Com o RBAC, as permissões são associadas a funções e os usuários são atribuídos a essas funções. Isso simplifica a administração porque, quando a função de um usuário muda, seu acesso pode ser atualizado simplesmente ajustando sua atribuição de função. No entanto, o IAM gerencia todo o ciclo de vida do usuário. O método pode automatizar processos, como conceder acesso inicial a um novo colaborador no primeiro dia na função e revogar todos os acessos quando um colaborador deixar a empresa.

Perguntas frequentes sobre RBAC

Os sistemas de segurança de controle de acesso protegem os dados e outros recursos, verificando a identidade do usuário e determinando quais recursos podem ser acessados. Primeiro, o sistema autentica um usuário, confirmando quem ele é por meio de credenciais, como nome de usuário, senha, análise biométrica ou outros identificadores exclusivos. Após a autenticação, o sistema de controle de acesso autoriza o usuário verificando suas permissões atribuídas para determinar que ações ele pode executar.

A solução mais comum para controle de acesso é o RBAC (Role-Based Access Control), que concede permissões com base na função do usuário. O controle de acesso também faz parte de uma estrutura de segurança mais ampla chamada IAM (Identity and Access Management). Outras soluções de controle de acesso incluem o ABAC (Attribute-Based Access Control), que usa fatores adicionais (como localização, tipo de dispositivo e tipo de ação) para conceder acesso, e o controle de acesso obrigatório (mandatory access control, MAC), que impõe políticas rigorosas baseadas na classificação de dados e na autorização do usuário. Com frequência, o método MAC é utilizado em ambientes de alta segurança, como sistemas militares, de defesa e governamentais que lidam com informações confidenciais.
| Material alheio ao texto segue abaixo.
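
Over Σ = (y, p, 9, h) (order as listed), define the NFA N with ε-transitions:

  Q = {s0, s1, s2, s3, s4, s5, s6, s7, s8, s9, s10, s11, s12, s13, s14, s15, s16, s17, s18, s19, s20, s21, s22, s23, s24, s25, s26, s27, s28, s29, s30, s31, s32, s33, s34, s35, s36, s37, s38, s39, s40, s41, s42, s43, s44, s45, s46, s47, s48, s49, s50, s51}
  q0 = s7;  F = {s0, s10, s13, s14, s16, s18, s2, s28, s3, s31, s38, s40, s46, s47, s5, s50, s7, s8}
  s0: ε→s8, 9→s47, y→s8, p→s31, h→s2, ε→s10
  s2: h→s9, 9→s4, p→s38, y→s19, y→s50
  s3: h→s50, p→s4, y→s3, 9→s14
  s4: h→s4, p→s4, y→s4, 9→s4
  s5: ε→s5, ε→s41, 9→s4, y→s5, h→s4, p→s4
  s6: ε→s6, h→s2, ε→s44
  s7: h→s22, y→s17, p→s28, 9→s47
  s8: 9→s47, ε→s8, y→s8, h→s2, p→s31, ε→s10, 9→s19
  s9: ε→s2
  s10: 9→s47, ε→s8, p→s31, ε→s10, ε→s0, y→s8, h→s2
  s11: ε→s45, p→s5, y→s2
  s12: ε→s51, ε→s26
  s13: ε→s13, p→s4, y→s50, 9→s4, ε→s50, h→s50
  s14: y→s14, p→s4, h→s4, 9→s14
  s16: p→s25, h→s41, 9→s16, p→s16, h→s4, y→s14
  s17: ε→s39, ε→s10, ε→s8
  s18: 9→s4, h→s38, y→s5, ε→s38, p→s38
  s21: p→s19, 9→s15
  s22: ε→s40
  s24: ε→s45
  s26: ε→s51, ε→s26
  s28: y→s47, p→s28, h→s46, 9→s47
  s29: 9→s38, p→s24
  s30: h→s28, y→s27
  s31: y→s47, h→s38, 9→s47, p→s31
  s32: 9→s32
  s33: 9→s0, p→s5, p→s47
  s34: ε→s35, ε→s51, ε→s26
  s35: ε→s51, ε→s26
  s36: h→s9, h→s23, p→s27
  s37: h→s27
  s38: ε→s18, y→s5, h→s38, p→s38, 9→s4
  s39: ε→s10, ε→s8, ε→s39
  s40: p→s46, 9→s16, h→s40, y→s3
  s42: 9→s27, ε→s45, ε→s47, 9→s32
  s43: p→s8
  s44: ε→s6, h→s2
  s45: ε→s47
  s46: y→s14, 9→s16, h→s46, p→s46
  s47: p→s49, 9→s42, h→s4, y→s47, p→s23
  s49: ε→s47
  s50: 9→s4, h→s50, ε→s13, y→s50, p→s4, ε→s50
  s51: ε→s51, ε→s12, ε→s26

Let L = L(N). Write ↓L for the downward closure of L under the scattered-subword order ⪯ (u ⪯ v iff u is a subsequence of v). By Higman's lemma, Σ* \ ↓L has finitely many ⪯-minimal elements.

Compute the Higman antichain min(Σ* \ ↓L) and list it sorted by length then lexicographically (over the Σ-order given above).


|Q|=52, |F|=18, |δ|=146 (44 ε).
min D↑ (15 st, q0=0, F={8}): 0:y→1,p→2,9→3,h→4 1:y→1,p→5,9→3,h→6 2:y→3,p→2,9→3,h→7 3:y→3,p→3,9→3,h→8 4:y→9,p→7,9→10,h→4 5:y→3,p→5,9→3,h→11 6:y→12,p→11,9→8,h→6 7:y→13,p→7,9→10,h→7 8:y→8,p→8,9→8,h→8 9:y→9,p→8,9→13,h→12 10:y→13,p→10,9→10,h→8 11:y→14,p→11,9→8,h→11 12:y→12,p→8,9→8,h→12 13:y→13,p→8,9→13,h→8 14:y→14,p→8,9→8,h→8.
'9h': N↓-sim [32, 13, 2] end={s4,s41} rej; 2/2 deletions ∈↓L.
'yh9': run [32, 25, 10, 1] end={s4} — reject; 3/3 del acc.
'pyh': |S_i|=[32, 18, 11, 1] end={s4} ∉↓L; 3/3 del acc.
'hyp': run [32, 17, 8, 1] end={s4} — reject; 3/3 deletions ∈↓L.
4 minimals (antichain).

min(Σ*\↓L) = [9h, yh9, pyh, hyp].


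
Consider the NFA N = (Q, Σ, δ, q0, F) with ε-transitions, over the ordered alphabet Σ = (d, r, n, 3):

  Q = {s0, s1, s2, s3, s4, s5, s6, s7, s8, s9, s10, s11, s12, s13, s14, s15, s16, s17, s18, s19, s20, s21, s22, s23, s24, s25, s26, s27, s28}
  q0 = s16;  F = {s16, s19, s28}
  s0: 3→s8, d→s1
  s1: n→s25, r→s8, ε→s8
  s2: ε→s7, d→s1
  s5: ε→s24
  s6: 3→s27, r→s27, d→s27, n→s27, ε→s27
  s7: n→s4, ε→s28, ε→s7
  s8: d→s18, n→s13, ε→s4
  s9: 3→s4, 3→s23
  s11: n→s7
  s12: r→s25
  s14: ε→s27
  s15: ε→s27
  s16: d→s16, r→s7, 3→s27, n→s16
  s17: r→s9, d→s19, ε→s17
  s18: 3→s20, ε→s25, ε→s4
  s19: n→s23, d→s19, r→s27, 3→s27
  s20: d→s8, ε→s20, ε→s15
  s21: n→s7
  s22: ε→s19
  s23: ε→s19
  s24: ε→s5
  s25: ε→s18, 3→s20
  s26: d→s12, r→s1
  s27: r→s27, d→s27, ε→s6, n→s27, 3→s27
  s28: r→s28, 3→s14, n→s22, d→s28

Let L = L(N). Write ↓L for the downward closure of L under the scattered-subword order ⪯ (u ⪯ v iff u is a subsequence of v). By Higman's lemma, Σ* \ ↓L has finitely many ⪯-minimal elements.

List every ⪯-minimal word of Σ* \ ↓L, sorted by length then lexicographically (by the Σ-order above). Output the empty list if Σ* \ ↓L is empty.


min(Σ*\↓L) = [3, rnr].

|Q|=29, |F|=3, |δ|=59 (19 ε).
min D↑ (4 st, q0=0, F={2}): 0:d→0,r→1,n→0,3→2 1:d→1,r→1,n→3,3→2 2:d→2,r→2,n→2,3→2 3:d→3,r→2,n→3,3→2 (ε-aug+det+¬).
'3': |S_i|=[10, 3] end={s14,s27,s6} ∉↓L; 1/1 single-dels accept.
'rnr': N↓-sim [10, 9, 6, 2] end={s27,s6} ∉↓L; 3/3 del acc.
2 words, ⪯-incomp.


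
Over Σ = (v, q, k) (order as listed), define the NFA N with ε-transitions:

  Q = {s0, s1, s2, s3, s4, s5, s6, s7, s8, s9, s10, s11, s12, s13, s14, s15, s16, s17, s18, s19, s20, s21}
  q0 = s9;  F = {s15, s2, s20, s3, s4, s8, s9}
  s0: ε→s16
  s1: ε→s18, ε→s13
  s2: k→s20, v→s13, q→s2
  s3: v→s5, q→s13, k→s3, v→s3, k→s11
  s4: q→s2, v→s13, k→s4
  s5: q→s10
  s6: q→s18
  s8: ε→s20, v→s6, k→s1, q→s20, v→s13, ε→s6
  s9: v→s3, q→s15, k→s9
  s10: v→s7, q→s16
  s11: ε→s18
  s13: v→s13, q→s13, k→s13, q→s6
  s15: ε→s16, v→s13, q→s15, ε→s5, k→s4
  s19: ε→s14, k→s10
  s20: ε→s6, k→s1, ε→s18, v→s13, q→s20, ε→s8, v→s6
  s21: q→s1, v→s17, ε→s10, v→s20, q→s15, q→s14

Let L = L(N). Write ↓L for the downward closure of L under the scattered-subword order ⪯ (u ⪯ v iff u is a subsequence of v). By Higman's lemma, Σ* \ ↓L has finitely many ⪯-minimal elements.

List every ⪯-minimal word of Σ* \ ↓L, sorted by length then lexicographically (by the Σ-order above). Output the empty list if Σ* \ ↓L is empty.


|Q|=22, |F|=7, |δ|=52 (13 ε).
min D↑ (7 st, q0=0, F={3}): 0:v→1,q→2,k→0 1:v→1,q→3,k→1 2:v→3,q→2,k→4 3:v→3,q→3,k→3 4:v→3,q→5,k→4 5:v→3,q→5,k→6 6:v→3,q→6,k→3 [Hopcroft].
'vq': run [16, 9, 6] end={s10,s13,s16,s18,s6,s7} — reject; 2/2 single-dels accept.
'qv': |S_i|=[16, 13, 4] end={s13,s18,s6,s7} — reject; 2/2 del acc.
'qkqkk': |S_i|=[16, 13, 8, 7, 6, 4] end={s1,s13,s18,s6} — reject; 5/5 single-dels accept.
3 obstructions.

min(Σ*\↓L) = [vq, qv, qkqkk].


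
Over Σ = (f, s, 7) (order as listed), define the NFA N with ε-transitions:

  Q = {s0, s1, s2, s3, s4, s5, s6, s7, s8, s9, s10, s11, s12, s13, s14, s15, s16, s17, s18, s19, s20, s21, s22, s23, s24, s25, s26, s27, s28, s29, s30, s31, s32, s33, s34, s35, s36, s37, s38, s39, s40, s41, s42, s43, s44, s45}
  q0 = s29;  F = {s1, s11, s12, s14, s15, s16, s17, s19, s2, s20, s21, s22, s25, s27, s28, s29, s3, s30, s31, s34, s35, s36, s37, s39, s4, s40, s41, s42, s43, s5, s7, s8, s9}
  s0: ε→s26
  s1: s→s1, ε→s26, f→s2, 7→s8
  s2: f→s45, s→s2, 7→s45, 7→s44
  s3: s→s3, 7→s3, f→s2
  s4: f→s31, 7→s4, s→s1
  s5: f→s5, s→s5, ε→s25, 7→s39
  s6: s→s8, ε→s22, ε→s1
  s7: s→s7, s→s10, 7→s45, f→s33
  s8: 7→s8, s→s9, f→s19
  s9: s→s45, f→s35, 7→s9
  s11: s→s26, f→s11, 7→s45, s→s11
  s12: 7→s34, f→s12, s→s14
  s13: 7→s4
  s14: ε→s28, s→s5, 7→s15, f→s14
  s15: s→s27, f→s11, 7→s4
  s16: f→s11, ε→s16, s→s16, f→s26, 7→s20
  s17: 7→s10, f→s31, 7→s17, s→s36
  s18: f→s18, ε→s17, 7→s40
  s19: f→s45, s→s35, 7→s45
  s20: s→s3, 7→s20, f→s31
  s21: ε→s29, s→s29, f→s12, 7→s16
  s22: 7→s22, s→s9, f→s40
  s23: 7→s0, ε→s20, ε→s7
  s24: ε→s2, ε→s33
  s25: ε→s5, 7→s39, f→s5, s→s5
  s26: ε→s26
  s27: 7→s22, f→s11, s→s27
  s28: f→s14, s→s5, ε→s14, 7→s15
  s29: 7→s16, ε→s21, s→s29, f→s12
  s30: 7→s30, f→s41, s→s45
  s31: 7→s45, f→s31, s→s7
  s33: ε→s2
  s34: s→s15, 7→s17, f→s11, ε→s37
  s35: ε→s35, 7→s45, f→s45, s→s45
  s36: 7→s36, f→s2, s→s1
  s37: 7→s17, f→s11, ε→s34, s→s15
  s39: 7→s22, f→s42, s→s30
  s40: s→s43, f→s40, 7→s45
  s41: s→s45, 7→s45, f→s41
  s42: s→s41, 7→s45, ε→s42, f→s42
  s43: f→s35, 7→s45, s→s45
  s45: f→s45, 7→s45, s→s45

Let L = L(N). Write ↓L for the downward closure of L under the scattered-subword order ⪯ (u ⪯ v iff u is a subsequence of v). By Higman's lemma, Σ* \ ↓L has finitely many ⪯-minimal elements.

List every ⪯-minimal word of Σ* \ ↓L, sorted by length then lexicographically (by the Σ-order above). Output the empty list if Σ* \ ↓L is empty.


|Q|=46, |F|=33, |δ|=134 (22 ε).
min D↑ (30 st, q0=0, F={10}): 0:f→1,s→0,7→2 1:f→1,s→3,7→4 2:f→5,s→2,7→6 3:f→3,s→7,7→8 4:f→5,s→8,7→9 5:f→5,s→5,7→10 6:f→11,s→12,7→6 7:f→7,s→7,7→13 8:f→5,s→14,7→15 9:f→11,s→16,7→9 10:f→10,s→10,7→10 11:f→11,s→17,7→10 12:f→18,s→12,7→12 13:f→19,s→20,7→21 14:f→5,s→14,7→21 15:f→11,s→22,7→15 16:f→18,s→22,7→16 17:f→18,s→17,7→10 18:f→10,s→18,7→10 19:f→19,s→23,7→10 20:f→23,s→10,7→20 21:f→24,s→25,7→21 22:f→18,s→22,7→26 23:f→23,s→10,7→10 24:f→24,s→27,7→10 25:f→28,s→10,7→25 26:f→29,s→25,7→26 27:f→28,s→10,7→10 28:f→10,s→10,7→10 29:f→10,s→28,7→10 [Hopcroft].
'7f7': |S_i|=[38, 31, 15, 2] end={s44,s45} rej; 3/3 del acc.
'77sff': |S_i|=[38, 31, 23, 15, 6, 1] end={s45} ∉↓L; 5/5 deletions ∈↓L.
'fss7ss': run [38, 33, 29, 23, 13, 6, 1] end={s45} rej; 6/6 deletions ∈↓L.
3 words, ⪯-incomp.

Antichain: [7f7, 77sff, fss7ss].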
O RBAC é ideal para organizações nas quais o acesso pode ser atribuído por função, em vez de por indivíduo. Ele funciona bem em empresas de todos os portes que precisam simplificar a gestão de permissões, melhorar a segurança e garantir a conformidade sem perder tempo ajustando as permissões para cada usuário individual.

Os quatro principais tipos de controles de acesso são:

  • Controle de acesso baseado em função (RBAC): fornece permissões baseadas no cargo do usuário.
  • Controle de acesso baseado em atributos (ABAC): concede acesso com base em uma combinação de atributos do usuário e de recursos e condições ambientais.
  • Controle de acesso discricionário (DAC): o proprietário de um recurso pode conceder ou negar acesso a outros usuários.
  • Controle de acesso obrigatório (MAC): um administrador central define uma política que determina o acesso com base na confidencialidade de um recurso e no nível de autorização de segurança do usuário.